Mr Behrens said CCIQ would draw on latest data releases from the Australian Bureau of Statistics, and other Federal and State Government reports, plus our own exclusive quarterly Suncorp-CCIQ Pulse Survey of Business Conditions, which has been collecting valuable information from Queensland businesses for more than 20 years
“Depending on who you talk to, Queensland is either the best performing state in Australia, or is experiencing significant challenges,” he said.
“Driven by all this data and offering evidence-based commentary, our monthly economic report will ensure that businesses will receive objective information on the state of play in Queensland.”

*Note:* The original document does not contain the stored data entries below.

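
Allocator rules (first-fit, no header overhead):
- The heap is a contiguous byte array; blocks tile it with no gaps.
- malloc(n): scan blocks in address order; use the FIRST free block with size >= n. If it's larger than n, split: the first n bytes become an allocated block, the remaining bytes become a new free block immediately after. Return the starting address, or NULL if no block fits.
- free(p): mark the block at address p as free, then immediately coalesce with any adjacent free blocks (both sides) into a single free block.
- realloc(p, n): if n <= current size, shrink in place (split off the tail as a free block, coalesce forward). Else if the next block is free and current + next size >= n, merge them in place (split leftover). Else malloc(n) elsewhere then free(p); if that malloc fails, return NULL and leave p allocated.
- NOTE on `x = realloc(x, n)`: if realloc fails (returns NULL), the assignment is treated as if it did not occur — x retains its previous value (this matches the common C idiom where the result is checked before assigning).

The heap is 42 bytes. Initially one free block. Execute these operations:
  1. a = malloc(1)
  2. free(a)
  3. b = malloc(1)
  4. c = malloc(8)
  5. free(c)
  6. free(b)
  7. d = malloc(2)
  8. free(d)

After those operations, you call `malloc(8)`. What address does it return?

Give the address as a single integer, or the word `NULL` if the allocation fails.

Answer: 0

Derivation:
Op 1: a = malloc(1) -> a = 0; heap: [0-0 ALLOC][1-41 FREE]
Op 2: free(a) -> (freed a); heap: [0-41 FREE]
Op 3: b = malloc(1) -> b = 0; heap: [0-0 ALLOC][1-41 FREE]
Op 4: c = malloc(8) -> c = 1; heap: [0-0 ALLOC][1-8 ALLOC][9-41 FREE]
Op 5: free(c) -> (freed c); heap: [0-0 ALLOC][1-41 FREE]
Op 6: free(b) -> (freed b); heap: [0-41 FREE]
Op 7: d = malloc(2) -> d = 0; heap: [0-1 ALLOC][2-41 FREE]
Op 8: free(d) -> (freed d); heap: [0-41 FREE]
malloc(8): first-fit scan over [0-41 FREE] -> 0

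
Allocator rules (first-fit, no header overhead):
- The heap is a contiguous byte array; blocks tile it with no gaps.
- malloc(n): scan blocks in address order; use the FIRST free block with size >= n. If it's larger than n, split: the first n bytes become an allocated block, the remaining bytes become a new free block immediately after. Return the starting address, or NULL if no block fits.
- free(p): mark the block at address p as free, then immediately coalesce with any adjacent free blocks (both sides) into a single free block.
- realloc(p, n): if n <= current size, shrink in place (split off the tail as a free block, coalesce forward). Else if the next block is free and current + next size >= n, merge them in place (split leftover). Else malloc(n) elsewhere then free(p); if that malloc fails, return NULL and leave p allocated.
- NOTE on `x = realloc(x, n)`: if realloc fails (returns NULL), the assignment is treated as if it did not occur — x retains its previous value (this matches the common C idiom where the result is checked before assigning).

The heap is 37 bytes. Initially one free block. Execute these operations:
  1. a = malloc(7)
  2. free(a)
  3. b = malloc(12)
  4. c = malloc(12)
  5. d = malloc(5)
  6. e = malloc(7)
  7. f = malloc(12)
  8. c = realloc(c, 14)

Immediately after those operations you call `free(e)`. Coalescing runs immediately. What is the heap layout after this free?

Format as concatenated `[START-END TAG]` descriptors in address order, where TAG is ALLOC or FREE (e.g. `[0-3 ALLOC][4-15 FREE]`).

Op 1: a = malloc(7) -> a = 0; heap: [0-6 ALLOC][7-36 FREE]
Op 2: free(a) -> (freed a); heap: [0-36 FREE]
Op 3: b = malloc(12) -> b = 0; heap: [0-11 ALLOC][12-36 FREE]
Op 4: c = malloc(12) -> c = 12; heap: [0-11 ALLOC][12-23 ALLOC][24-36 FREE]
Op 5: d = malloc(5) -> d = 24; heap: [0-11 ALLOC][12-23 ALLOC][24-28 ALLOC][29-36 FREE]
Op 6: e = malloc(7) -> e = 29; heap: [0-11 ALLOC][12-23 ALLOC][24-28 ALLOC][29-35 ALLOC][36-36 FREE]
Op 7: f = malloc(12) -> f = NULL; heap: [0-11 ALLOC][12-23 ALLOC][24-28 ALLOC][29-35 ALLOC][36-36 FREE]
Op 8: c = realloc(c, 14) -> NULL (c unchanged); heap: [0-11 ALLOC][12-23 ALLOC][24-28 ALLOC][29-35 ALLOC][36-36 FREE]
free(e): e = 29 -> block [29-35 ALLOC]; mark free, coalesce with adjacent free neighbors -> [0-11 ALLOC][12-23 ALLOC][24-28 ALLOC][29-36 FREE]

Answer: [0-11 ALLOC][12-23 ALLOC][24-28 ALLOC][29-36 FREE]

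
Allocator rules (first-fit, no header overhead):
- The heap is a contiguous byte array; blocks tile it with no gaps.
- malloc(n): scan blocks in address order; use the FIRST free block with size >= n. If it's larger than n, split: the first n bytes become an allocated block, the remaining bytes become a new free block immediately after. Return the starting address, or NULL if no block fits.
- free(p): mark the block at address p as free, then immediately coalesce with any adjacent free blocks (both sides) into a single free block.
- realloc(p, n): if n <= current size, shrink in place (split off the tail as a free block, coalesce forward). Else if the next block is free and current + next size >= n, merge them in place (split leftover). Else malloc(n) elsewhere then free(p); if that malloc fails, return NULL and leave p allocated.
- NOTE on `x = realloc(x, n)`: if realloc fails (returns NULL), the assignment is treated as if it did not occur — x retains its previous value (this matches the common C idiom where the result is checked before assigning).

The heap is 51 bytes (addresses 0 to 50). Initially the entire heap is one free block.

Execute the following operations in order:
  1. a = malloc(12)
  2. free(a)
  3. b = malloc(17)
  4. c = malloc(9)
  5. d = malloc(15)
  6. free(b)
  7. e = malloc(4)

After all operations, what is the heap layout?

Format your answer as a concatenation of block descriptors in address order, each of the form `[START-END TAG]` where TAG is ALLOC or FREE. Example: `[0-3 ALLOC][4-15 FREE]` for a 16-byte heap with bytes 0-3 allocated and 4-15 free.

Answer: [0-3 ALLOC][4-16 FREE][17-25 ALLOC][26-40 ALLOC][41-50 FREE]

Derivation:
Op 1: a = malloc(12) -> a = 0; heap: [0-11 ALLOC][12-50 FREE]
Op 2: free(a) -> (freed a); heap: [0-50 FREE]
Op 3: b = malloc(17) -> b = 0; heap: [0-16 ALLOC][17-50 FREE]
Op 4: c = malloc(9) -> c = 17; heap: [0-16 ALLOC][17-25 ALLOC][26-50 FREE]
Op 5: d = malloc(15) -> d = 26; heap: [0-16 ALLOC][17-25 ALLOC][26-40 ALLOC][41-50 FREE]
Op 6: free(b) -> (freed b); heap: [0-16 FREE][17-25 ALLOC][26-40 ALLOC][41-50 FREE]
Op 7: e = malloc(4) -> e = 0; heap: [0-3 ALLOC][4-16 FREE][17-25 ALLOC][26-40 ALLOC][41-50 FREE]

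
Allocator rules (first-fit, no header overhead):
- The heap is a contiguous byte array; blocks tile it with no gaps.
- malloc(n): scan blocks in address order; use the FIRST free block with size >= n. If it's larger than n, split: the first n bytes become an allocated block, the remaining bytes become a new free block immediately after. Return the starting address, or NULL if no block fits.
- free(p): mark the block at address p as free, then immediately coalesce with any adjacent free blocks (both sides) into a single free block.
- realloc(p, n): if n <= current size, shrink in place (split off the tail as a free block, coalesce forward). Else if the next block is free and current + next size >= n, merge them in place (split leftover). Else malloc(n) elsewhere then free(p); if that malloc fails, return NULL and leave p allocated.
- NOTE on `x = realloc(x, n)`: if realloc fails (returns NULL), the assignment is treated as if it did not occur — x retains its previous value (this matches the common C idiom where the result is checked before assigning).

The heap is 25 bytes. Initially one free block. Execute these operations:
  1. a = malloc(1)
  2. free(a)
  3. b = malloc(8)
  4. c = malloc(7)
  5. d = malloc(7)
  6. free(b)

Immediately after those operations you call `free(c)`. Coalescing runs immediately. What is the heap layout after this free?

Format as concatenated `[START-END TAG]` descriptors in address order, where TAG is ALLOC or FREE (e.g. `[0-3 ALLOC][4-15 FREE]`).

Op 1: a = malloc(1) -> a = 0; heap: [0-0 ALLOC][1-24 FREE]
Op 2: free(a) -> (freed a); heap: [0-24 FREE]
Op 3: b = malloc(8) -> b = 0; heap: [0-7 ALLOC][8-24 FREE]
Op 4: c = malloc(7) -> c = 8; heap: [0-7 ALLOC][8-14 ALLOC][15-24 FREE]
Op 5: d = malloc(7) -> d = 15; heap: [0-7 ALLOC][8-14 ALLOC][15-21 ALLOC][22-24 FREE]
Op 6: free(b) -> (freed b); heap: [0-7 FREE][8-14 ALLOC][15-21 ALLOC][22-24 FREE]
free(c): c = 8 -> block [8-14 ALLOC]; mark free, coalesce with adjacent free neighbors -> [0-14 FREE][15-21 ALLOC][22-24 FREE]

Answer: [0-14 FREE][15-21 ALLOC][22-24 FREE]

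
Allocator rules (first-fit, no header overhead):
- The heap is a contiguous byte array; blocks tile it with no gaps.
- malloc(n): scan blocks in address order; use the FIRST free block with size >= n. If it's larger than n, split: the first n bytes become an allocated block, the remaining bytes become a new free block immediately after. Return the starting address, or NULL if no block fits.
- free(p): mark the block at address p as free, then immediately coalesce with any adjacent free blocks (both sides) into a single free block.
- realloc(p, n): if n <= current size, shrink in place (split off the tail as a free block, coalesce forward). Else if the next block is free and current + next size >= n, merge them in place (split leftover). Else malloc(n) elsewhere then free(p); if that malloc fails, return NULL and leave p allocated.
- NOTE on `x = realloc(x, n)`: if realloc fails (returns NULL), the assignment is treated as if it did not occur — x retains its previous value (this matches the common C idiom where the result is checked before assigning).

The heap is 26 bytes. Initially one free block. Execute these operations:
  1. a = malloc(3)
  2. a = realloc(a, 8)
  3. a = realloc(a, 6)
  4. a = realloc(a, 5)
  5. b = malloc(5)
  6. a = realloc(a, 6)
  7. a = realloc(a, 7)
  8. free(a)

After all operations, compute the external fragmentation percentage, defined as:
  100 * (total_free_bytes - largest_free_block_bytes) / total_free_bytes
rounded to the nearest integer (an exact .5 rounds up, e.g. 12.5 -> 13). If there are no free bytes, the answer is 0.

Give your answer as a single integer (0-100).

Op 1: a = malloc(3) -> a = 0; heap: [0-2 ALLOC][3-25 FREE]
Op 2: a = realloc(a, 8) -> a = 0; heap: [0-7 ALLOC][8-25 FREE]
Op 3: a = realloc(a, 6) -> a = 0; heap: [0-5 ALLOC][6-25 FREE]
Op 4: a = realloc(a, 5) -> a = 0; heap: [0-4 ALLOC][5-25 FREE]
Op 5: b = malloc(5) -> b = 5; heap: [0-4 ALLOC][5-9 ALLOC][10-25 FREE]
Op 6: a = realloc(a, 6) -> a = 10; heap: [0-4 FREE][5-9 ALLOC][10-15 ALLOC][16-25 FREE]
Op 7: a = realloc(a, 7) -> a = 10; heap: [0-4 FREE][5-9 ALLOC][10-16 ALLOC][17-25 FREE]
Op 8: free(a) -> (freed a); heap: [0-4 FREE][5-9 ALLOC][10-25 FREE]
Free blocks: [5 16] total_free=21 largest=16 -> 100*(21-16)/21 = 500/21 ≈ 23.810 -> rounds to 24

Answer: 24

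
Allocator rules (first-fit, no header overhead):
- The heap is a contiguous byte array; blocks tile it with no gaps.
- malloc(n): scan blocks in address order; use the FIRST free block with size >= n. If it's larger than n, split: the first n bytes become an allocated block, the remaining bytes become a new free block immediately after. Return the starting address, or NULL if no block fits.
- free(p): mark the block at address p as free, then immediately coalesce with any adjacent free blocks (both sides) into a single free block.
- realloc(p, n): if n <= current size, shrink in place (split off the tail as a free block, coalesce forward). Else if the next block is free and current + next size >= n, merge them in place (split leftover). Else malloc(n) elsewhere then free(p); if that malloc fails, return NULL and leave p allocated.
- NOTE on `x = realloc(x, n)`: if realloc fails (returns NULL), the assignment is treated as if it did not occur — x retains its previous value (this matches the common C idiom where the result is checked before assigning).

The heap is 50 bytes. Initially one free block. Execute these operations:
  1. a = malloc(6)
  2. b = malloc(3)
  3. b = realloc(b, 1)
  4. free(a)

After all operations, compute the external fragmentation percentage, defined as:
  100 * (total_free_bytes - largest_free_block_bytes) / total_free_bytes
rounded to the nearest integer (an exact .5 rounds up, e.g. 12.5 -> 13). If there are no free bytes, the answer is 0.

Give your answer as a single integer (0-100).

Op 1: a = malloc(6) -> a = 0; heap: [0-5 ALLOC][6-49 FREE]
Op 2: b = malloc(3) -> b = 6; heap: [0-5 ALLOC][6-8 ALLOC][9-49 FREE]
Op 3: b = realloc(b, 1) -> b = 6; heap: [0-5 ALLOC][6-6 ALLOC][7-49 FREE]
Op 4: free(a) -> (freed a); heap: [0-5 FREE][6-6 ALLOC][7-49 FREE]
Free blocks: [6 43] total_free=49 largest=43 -> 100*(49-43)/49 = 600/49 ≈ 12.245 -> rounds to 12

Answer: 12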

Mr Behrens said that the first report highlighted that while Queensland had turned a corner, there was still significant room for improvement across many parts of the economy.
“While there is some indication that the Queensland economy is beginning to recover, it is still below the long term trend, and continues to lag behind New South Wales and Victoria,” he said.
“The key economic indicators that have been released across the past month are encouraging, but the level of caution in consumer spending does suggest that further work is still required in restoring confidence in the Queensland economy.”
Mr Behrens said that as long as there was spare capacity in the labour market, any economic recovery would be slow.
“Queensland’s unemployment rate of 6.3 per cent sits significantly higher than the national average of 5.7 per cent,” he said.
“It is only through a sustained improvement in profitability across Queensland businesses that the necessary conditions will be created to enable further improvements in both private sector investment and job creation.”
Some of the key statistics contained in CCIQ’s first Queensland Economic Update include:
• State Final Demand – rose by 0.7 per cent.
• Government Capital Expenditure – rose by 6.8 per cent.
• Private Capital Expenditure – rose by 0.9 per cent (first rise since September 2013 Qtr).
• Household consumption – rose by 0.2 per cent (below national average).
• Unemployment – unchanged at 6.3 per cent, but higher than national rate of 5.7 per cent.
• Retail trade – rose by 1.5 per cent, weaker than national average (2.7 per cent) and well below ten-year state average trend (4.4 per cent). This weak trend will have implications for Christmas sales.
• Clothing, footwear and personal accessories – rose by 8.7 per cent, above national average
• Building approvals –fell by 1.9 per cent
• Real wage growth – rose by 0.4 per cent
• CCIQ 12-month Queensland economic outlook – fell to 42.3 percentage points (7.2 points below the five-year average).